Target Groups
You can still use target groups to manage your scan targets. However, Tenable recommends that you instead use tags to group and scan your assets when possible. In the future, when tagging features and options match those currently available in target groups, Tenable will convert your target groups into tags and retire your existing target groups. No action is required on your part, and Tenable will provide you with 60 calendar days notice before converting and retiring your target groups. For more information, contact your Tenable representative.
Overview
A target group is a reusable, centralized list of scan targets defined by IP addresses, IP ranges, CIDR blocks, or Fully Qualified Domain Names (FQDNs).

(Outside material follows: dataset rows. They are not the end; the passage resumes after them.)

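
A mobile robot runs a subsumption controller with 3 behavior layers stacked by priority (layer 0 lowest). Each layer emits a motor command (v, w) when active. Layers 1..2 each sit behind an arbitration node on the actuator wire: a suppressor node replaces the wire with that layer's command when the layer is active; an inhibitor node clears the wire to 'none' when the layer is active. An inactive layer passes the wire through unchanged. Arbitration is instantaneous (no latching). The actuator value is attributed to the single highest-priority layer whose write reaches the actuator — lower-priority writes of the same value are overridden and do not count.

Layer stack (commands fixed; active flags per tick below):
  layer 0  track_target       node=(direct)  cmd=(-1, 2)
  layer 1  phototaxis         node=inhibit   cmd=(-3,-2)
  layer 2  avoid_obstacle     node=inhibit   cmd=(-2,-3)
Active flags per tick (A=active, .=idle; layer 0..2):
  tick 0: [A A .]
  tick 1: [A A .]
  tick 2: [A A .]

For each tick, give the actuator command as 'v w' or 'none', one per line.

tick 0:
  layer 0 (track_target) active — direct: (-1, 2)
  layer 1 (phototaxis) active — inhibits: none
  layer 2 (avoid_obstacle) idle — unchanged: none
  → actuator none
tick 1:
  layer 0 (track_target) active — direct: (-1, 2)
  layer 1 (phototaxis) active — inhibits: none
  layer 2 (avoid_obstacle) idle — unchanged: none
  → actuator none
tick 2:
  layer 0 (track_target) active — direct: (-1, 2)
  layer 1 (phototaxis) active — inhibits: none
  layer 2 (avoid_obstacle) idle — unchanged: none
  → actuator none

none
none
none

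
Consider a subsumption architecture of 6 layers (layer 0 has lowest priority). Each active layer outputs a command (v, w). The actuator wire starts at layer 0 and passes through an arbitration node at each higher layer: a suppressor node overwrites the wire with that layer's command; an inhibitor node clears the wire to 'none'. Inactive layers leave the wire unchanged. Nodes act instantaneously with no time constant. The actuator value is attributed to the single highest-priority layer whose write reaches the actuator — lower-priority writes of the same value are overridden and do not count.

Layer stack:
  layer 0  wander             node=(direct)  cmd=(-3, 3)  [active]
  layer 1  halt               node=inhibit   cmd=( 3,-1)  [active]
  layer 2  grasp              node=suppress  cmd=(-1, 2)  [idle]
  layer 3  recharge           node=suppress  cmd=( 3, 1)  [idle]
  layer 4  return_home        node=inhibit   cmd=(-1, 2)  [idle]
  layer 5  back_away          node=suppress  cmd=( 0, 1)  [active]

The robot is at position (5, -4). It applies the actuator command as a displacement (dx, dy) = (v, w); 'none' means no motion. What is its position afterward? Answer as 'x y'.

[0] wander on; wire := (-3, 3)
[1] halt on (inhibit); wire := none
[2] grasp off; pass none
[3] recharge off; pass none
[4] return_home off; pass none
[5] back_away on (suppress); wire := (0, 1)
output (0, 1)
position: (5, -4) + (0, 1) = (5, -3)

5 -3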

Target groups allow you to define a scope once (for example, "DMZ Servers") and share it with multiple users for use in scan configurations and dashboard filtering.
For steps on creating, editing, or deleting target groups, see Manage Target Groups.
Key Concepts
-
Centralized Management — Instead of manually typing the same IP ranges into multiple scan configurations, you update the target group once. All scans that reference that group automatically inherit the changes.
-
Permissions and Access Control — Target groups function as a list of text strings, not a grant of scanning authority. To successfully scan the assets in a target group, a user requires two permissions:
-
Permission for the target group — Allows the user to select the group in a scan configuration.
-
Can Scan permission (via access groups) — Allows the user to scan the specific targets in the group.
-
Constraints and Best Practices
-
Dashboard Filtering — You can filter dashboard views using target groups. However, avoid creating groups with large numbers of individual, non-contiguous targets. This can cause dashboard timeouts.
-
CIDR Notation — When defining targets by subnet, use standard CIDR notation (for example, 192.168.1.0/24).